Posted by: Kim | April 14, 2009 at 08:51 PM
I read it, I memorized it, I still have the copy I bought some 35 years ago. However perfect old Strunk and White is, we should mention that some "rules" are made up, and made to be ignored. The famous "never end a sentence with a preposition" has been famously usurped by the elegant "to boldly go where man has never gone before."
Of course, one must know the rules to break them!
mym
Posted by: mym | April 14, 2009 at 10:09 PM
I agree with your professor's advice about memorizing The Elements of Style. The book has served me well over the years. My first copy was a gift from my boss when I asked how I could improve my business writing.
There is a new version with illustrations by the internationally acclaimed New York Times and New Yorker illustrator Maira Kalman. http://www.mairakalman.com/elements.html
It makes a perfect thank you or hostess gift. Perhaps Levenger should carry it in the stores and online!
Posted by: J. Gelats | April 14, 2009 at 10:32 PM
Hi Steve,
I am a huge fan of Circa! As a college student, at age 50 no less, I use Circa every day!!! I also use the new "smart pen" from the folks at live scribe. I would love to see circa paper have the "livescribe" digital paper format as well as 3 x 5 cards. Your two companies seem almost made for each other!!!

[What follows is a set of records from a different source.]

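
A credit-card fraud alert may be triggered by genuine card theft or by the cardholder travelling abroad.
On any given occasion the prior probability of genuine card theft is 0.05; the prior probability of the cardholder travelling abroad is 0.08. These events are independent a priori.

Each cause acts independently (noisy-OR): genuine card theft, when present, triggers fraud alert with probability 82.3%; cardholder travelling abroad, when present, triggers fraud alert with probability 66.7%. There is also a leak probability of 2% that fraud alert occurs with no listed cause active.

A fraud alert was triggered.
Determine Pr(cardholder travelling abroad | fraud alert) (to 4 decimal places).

Under noisy-OR, P(fraud alert | causes) = 1 − (1−0.02)·∏(1−qᵢ) over the active causes.
Numerator (weight on configurations with cardholder travelling abroad): 0.051198 + 0.003769 = 0.054967
Normalizer over all consistent configurations: 0.02*0.95*0.92 + 0.67366*0.95*0.08 + 0.82654*0.05*0.92 + 0.942238*0.05*0.08 = 0.110468
Posterior = 0.054967 / 0.110468 ≈ 0.4976

Pr(cardholder travelling abroad | fraud alert) ≈ 0.4976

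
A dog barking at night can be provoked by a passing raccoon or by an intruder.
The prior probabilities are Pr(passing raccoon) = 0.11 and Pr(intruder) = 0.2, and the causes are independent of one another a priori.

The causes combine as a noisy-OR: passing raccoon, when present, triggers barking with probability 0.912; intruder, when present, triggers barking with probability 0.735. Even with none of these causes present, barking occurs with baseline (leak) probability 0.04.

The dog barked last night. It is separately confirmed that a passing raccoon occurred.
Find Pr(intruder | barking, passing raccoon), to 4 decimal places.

Under noisy-OR, P(barking | causes) = 1 − (1−0.04)·∏(1−qᵢ) over the active causes.
P(barking | passing raccoon) = 0.91552·0.8 + 0.977613·0.2 = 0.732416 + 0.195523 = 0.927939
Restricting to configurations with intruder present: 0.977613·0.2 = 0.195523.
Hence the posterior is 0.195523/0.927939 ≈ 0.2107.

Pr(intruder | barking, passing raccoon) ≈ 0.2107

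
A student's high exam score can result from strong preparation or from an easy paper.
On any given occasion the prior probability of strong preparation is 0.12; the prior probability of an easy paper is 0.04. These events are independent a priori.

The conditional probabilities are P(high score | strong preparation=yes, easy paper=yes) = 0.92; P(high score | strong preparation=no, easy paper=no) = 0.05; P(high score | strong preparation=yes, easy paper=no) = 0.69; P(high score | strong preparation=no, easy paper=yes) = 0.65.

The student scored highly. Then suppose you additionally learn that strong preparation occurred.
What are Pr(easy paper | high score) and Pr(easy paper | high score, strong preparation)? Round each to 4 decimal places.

Pr(easy paper | high score) ≈ 0.1832; Pr(easy paper | high score, strong preparation) ≈ 0.0526

Numerator (weight on configurations with easy paper): 0.022880 + 0.004416 = 0.027296
The normalizing constant is 0.05*0.88*0.96 + 0.65*0.88*0.04 + 0.69*0.12*0.96 + 0.92*0.12*0.04 = 0.149024
Posterior = 0.027296 / 0.149024 ≈ 0.1832

With the extra evidence:
P(high score | strong preparation) = 0.69·0.96 + 0.92·0.04 = 0.662400 + 0.036800 = 0.699200
The easy paper-present share is 0.92·0.04 = 0.036800.
Hence the posterior is 0.036800/0.699200 ≈ 0.0526.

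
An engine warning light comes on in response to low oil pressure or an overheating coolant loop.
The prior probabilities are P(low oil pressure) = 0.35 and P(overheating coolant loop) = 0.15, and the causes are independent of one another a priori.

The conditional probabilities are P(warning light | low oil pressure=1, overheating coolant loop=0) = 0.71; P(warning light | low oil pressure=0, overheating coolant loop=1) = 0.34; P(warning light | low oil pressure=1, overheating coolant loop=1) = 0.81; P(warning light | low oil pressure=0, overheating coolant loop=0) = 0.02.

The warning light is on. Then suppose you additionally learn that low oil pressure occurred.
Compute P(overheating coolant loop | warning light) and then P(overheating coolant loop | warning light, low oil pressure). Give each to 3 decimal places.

P(warning light) = 0.02·0.65·0.85 + 0.34·0.65·0.15 + 0.71·0.35·0.85 + 0.81·0.35·0.15 = 0.011050 + 0.033150 + 0.211225 + 0.042525 = 0.297950
Of this, 0.075675 comes from 0.033150 + 0.042525 (the overheating coolant loop=true cases).
Hence the posterior is 0.075675/0.297950 ≈ 0.254.

Now condition on the additional information:
P(warning light | low oil pressure) = 0.71·0.85 + 0.81·0.15 = 0.603500 + 0.121500 = 0.725000
The overheating coolant loop-present share is 0.81·0.15 = 0.121500.
Hence the posterior is 0.121500/0.725000 ≈ 0.168.
The drop from 0.254 to 0.168 is the explaining-away (discounting) effect.

P(overheating coolant loop | warning light) ≈ 0.254; P(overheating coolant loop | warning light, low oil pressure) ≈ 0.168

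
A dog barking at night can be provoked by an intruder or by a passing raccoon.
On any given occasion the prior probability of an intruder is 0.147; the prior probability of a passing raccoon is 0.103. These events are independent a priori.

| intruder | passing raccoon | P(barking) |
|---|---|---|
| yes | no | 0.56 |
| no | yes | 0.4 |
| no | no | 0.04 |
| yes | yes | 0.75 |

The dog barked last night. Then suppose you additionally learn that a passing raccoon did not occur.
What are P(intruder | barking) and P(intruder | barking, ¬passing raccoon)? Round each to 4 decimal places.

P(intruder | barking) ≈ 0.5644; P(intruder | barking, ¬passing raccoon) ≈ 0.7070

For the numerator, keep only intruder=true terms: 0.073841 + 0.011356 = 0.085197
Denominator P(barking): 0.04·0.853·0.897 + 0.4·0.853·0.103 + 0.56·0.147·0.897 + 0.75·0.147·0.103 = 0.150947
P(intruder | barking) = 0.085197/0.150947 ≈ 0.5644

Now condition on the additional information:
Sum P(barking|·) weighted by the priors over both values of intruder:
  P(barking | ¬passing raccoon) = 0.04·0.853 + 0.56·0.147
        = 0.034120 + 0.082320 = 0.116440
Configurations with intruder contribute 0.082320, so
  P(intruder | barking, ¬passing raccoon) = 0.082320 / 0.116440 ≈ 0.7070
Ruling out passing raccoon raises the posterior on intruder — the flip side of explaining away.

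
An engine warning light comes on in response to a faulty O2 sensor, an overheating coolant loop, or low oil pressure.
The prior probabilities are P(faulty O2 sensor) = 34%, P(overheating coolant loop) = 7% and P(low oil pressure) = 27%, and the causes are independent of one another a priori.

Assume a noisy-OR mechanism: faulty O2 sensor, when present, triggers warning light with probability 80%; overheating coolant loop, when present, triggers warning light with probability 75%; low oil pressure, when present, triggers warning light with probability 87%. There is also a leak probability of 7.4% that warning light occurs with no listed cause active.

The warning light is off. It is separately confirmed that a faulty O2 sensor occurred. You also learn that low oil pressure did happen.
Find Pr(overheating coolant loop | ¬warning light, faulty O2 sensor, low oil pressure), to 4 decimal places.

Pr(overheating coolant loop | ¬warning light, faulty O2 sensor, low oil pressure) ≈ 0.0185

Under noisy-OR, P(warning light | causes) = 1 − (1−0.074)·∏(1−qᵢ) over the active causes.
By total probability over both values of overheating coolant loop:
  P(¬warning light | faulty O2 sensor, low oil pressure) = 0.024076*0.93 + 0.006019*0.07
        = 0.022391 + 0.000421 = 0.022812
The terms with overheating coolant loop present sum to 0.000421, so
  P(overheating coolant loop | ¬warning light, faulty O2 sensor, low oil pressure) = 0.000421 / 0.022812 ≈ 0.0185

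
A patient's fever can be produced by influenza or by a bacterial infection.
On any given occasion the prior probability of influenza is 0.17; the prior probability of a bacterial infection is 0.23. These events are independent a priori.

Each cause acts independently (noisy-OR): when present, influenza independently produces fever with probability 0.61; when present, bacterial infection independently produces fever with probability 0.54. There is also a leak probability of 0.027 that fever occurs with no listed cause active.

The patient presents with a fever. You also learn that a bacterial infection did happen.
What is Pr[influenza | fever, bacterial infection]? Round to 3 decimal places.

Under noisy-OR, P(fever | causes) = 1 − (1−0.027)·∏(1−qᵢ) over the active causes.
Sum P(fever|·) weighted by the priors over both values of influenza:
  P(fever | bacterial infection) = 0.55242*0.83 + 0.825444*0.17
        = 0.458509 + 0.140325 = 0.598834
Configurations with influenza contribute 0.140325, so
  P(influenza | fever, bacterial infection) = 0.140325 / 0.598834 ≈ 0.234

Pr[influenza | fever, bacterial infection] ≈ 0.234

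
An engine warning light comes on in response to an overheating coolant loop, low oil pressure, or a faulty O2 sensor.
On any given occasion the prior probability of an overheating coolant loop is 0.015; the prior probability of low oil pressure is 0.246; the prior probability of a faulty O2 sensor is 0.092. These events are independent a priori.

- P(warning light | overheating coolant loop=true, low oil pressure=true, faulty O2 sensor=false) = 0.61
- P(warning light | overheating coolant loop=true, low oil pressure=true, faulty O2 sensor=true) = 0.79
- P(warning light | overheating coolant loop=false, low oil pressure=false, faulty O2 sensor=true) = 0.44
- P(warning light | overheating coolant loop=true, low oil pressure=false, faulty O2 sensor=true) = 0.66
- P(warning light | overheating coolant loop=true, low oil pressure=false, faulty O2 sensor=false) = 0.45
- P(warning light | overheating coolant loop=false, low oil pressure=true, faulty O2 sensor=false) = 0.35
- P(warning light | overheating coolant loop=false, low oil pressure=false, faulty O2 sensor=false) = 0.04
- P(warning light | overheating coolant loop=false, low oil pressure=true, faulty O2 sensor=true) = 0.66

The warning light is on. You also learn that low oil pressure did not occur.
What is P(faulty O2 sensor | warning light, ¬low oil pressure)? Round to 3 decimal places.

P(faulty O2 sensor | warning light, ¬low oil pressure) ≈ 0.493

For the numerator, keep only faulty O2 sensor=true terms: 0.039873 + 0.000911 = 0.040784
Normalizer over all consistent configurations: 0.04*0.985*0.908 + 0.44*0.985*0.092 + 0.45*0.015*0.908 + 0.66*0.015*0.092 = 0.082688
P(faulty O2 sensor | warning light, ¬low oil pressure) = 0.040784/0.082688 ≈ 0.493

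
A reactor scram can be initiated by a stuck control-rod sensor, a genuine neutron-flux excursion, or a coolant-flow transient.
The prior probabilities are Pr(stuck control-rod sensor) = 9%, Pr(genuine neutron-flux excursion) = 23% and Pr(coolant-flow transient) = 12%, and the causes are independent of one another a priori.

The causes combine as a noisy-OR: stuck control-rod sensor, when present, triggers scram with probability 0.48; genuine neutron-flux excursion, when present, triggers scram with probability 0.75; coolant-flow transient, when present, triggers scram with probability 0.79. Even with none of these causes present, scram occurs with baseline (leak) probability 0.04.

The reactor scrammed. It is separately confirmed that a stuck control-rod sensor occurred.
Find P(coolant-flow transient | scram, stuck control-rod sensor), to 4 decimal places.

P(coolant-flow transient | scram, stuck control-rod sensor) ≈ 0.1750

Under noisy-OR, P(scram | causes) = 1 − (1−0.04)·∏(1−qᵢ) over the active causes.
Enumerate the 4 (genuine neutron-flux excursion, coolant-flow transient) configurations and weight by the priors:
  P(scram | stuck control-rod sensor) = 0.5008*0.77*0.88 + 0.895168*0.77*0.12 + 0.8752*0.23*0.88 + 0.973792*0.23*0.12
        = 0.339342 + 0.082714 + 0.177140 + 0.026877 = 0.626073
Keeping only the coolant-flow transient-present terms gives 0.109591, so
  P(coolant-flow transient | scram, stuck control-rod sensor) = 0.109591 / 0.626073 ≈ 0.1750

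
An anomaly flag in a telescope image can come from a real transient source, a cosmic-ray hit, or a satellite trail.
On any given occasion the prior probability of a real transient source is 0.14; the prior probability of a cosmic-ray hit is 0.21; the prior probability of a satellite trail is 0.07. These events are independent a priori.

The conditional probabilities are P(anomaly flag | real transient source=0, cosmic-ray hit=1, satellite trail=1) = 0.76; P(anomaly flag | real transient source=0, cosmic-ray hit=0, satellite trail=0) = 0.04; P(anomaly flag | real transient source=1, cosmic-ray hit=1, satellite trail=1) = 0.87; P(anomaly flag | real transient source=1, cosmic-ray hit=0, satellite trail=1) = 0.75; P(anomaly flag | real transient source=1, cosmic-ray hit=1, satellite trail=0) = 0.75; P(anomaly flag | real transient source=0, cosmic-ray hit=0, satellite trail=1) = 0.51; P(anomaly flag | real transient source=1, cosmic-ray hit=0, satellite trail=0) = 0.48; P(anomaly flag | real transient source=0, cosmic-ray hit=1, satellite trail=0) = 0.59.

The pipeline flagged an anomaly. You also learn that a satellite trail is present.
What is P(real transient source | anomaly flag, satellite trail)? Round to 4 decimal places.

For the numerator, keep only real transient source=true terms: 0.082950 + 0.025578 = 0.108528
Normalizer over all consistent configurations: 0.51*0.86*0.79 + 0.76*0.86*0.21 + 0.75*0.14*0.79 + 0.87*0.14*0.21 = 0.592278
P(real transient source | anomaly flag, satellite trail) = 0.108528/0.592278 ≈ 0.1832

P(real transient source | anomaly flag, satellite trail) ≈ 0.1832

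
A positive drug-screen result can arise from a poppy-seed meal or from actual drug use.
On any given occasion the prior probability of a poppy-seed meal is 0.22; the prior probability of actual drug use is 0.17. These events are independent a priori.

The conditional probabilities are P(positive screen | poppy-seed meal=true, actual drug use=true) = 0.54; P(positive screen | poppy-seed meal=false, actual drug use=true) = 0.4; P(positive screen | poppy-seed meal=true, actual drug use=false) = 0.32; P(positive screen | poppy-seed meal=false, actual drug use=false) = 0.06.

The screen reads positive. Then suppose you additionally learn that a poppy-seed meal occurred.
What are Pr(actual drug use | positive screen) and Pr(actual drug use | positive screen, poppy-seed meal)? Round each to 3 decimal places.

Pr(actual drug use | positive screen) ≈ 0.430; Pr(actual drug use | positive screen, poppy-seed meal) ≈ 0.257

P(positive screen) = 0.06*0.78*0.83 + 0.4*0.78*0.17 + 0.32*0.22*0.83 + 0.54*0.22*0.17 = 0.038844 + 0.053040 + 0.058432 + 0.020196 = 0.170512
The actual drug use-present share is 0.053040 + 0.020196 = 0.073236.
P(actual drug use | positive screen) = 0.073236 / 0.170512 ≈ 0.430

With the extra evidence:
Numerator (weight on configurations with actual drug use): 0.54·0.17 = 0.091800
Normalizer over all consistent configurations: 0.32·0.83 + 0.54·0.17 = 0.357400
Posterior = 0.091800 / 0.357400 ≈ 0.257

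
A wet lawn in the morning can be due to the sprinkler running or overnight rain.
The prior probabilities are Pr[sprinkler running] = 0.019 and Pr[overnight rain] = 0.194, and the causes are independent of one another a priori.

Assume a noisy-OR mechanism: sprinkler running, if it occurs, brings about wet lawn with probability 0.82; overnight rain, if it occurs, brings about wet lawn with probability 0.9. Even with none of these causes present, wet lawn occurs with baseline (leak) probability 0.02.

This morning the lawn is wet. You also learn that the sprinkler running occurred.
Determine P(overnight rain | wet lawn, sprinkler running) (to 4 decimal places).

Under noisy-OR, P(wet lawn | causes) = 1 − (1−0.02)·∏(1−qᵢ) over the active causes.
Enumerate both values of overnight rain and weight by the priors:
  P(wet lawn | sprinkler running) = 0.8236·0.806 + 0.98236·0.194
        = 0.663822 + 0.190578 = 0.854400
Configurations with overnight rain contribute 0.190578, so
  P(overnight rain | wet lawn, sprinkler running) = 0.190578 / 0.854400 ≈ 0.2231

P(overnight rain | wet lawn, sprinkler running) ≈ 0.2231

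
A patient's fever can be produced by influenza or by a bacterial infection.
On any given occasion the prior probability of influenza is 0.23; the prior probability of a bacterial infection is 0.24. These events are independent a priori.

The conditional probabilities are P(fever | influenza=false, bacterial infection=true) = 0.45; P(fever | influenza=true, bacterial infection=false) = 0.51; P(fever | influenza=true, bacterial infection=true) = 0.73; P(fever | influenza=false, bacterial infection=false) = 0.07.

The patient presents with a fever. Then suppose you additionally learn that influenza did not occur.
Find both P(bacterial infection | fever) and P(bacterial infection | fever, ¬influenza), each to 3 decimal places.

Enumerate the 4 (influenza, bacterial infection) configurations and weight by the priors:
  P(fever) = 0.07*0.77*0.76 + 0.45*0.77*0.24 + 0.51*0.23*0.76 + 0.73*0.23*0.24
        = 0.040964 + 0.083160 + 0.089148 + 0.040296 = 0.253568
Keeping only the bacterial infection-present terms gives 0.123456, so
  P(bacterial infection | fever) = 0.123456 / 0.253568 ≈ 0.487

With the extra evidence:
Numerator (weight on configurations with bacterial infection): 0.45·0.24 = 0.108000
Normalizer over all consistent configurations: 0.07·0.76 + 0.45·0.24 = 0.161200
Posterior = 0.108000 / 0.161200 ≈ 0.670
With influenza excluded, bacterial infection must carry more of the explanatory weight for the fever.

P(bacterial infection | fever) ≈ 0.487; P(bacterial infection | fever, ¬influenza) ≈ 0.670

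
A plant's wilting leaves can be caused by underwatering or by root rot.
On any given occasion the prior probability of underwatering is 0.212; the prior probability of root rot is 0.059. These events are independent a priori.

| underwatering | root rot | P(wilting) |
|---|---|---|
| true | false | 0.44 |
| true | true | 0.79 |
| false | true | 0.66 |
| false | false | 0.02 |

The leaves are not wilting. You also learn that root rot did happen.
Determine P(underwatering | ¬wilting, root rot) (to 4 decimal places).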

Here's a link: http://www.livescribe.com/
Posted by: William York | April 15, 2009 at 10:54 AM
I too have found Strunk and White timeless. Another how-to book that captured me is On Writing Well by William Zinsser. Mr. Zinsser breaks writing non-fiction down into principles, methods, and attitudes. Like Strunk and White he champions brevity. These two works are probably core to any writer and interesting reading to the non-writer as well. I've found these works facilitate better reading, as a deeper understanding of the writing process helps with focus, analysis, and comprehension.
Posted by: Davey Moyers | April 16, 2009 at 06:56 AM
William Zinsser's On Writing Well, Strunk & Wright's Elements of Style and Steve Leveen's Well Read Blog are my three biggest inspirations as a journalist. While at Cornell, I had the pleasure of unearthing some original Elements of Style, inscribed with a greeting from my college colleague, Mr. Leveen, which I treasure--along with the Levenger publications--to this day.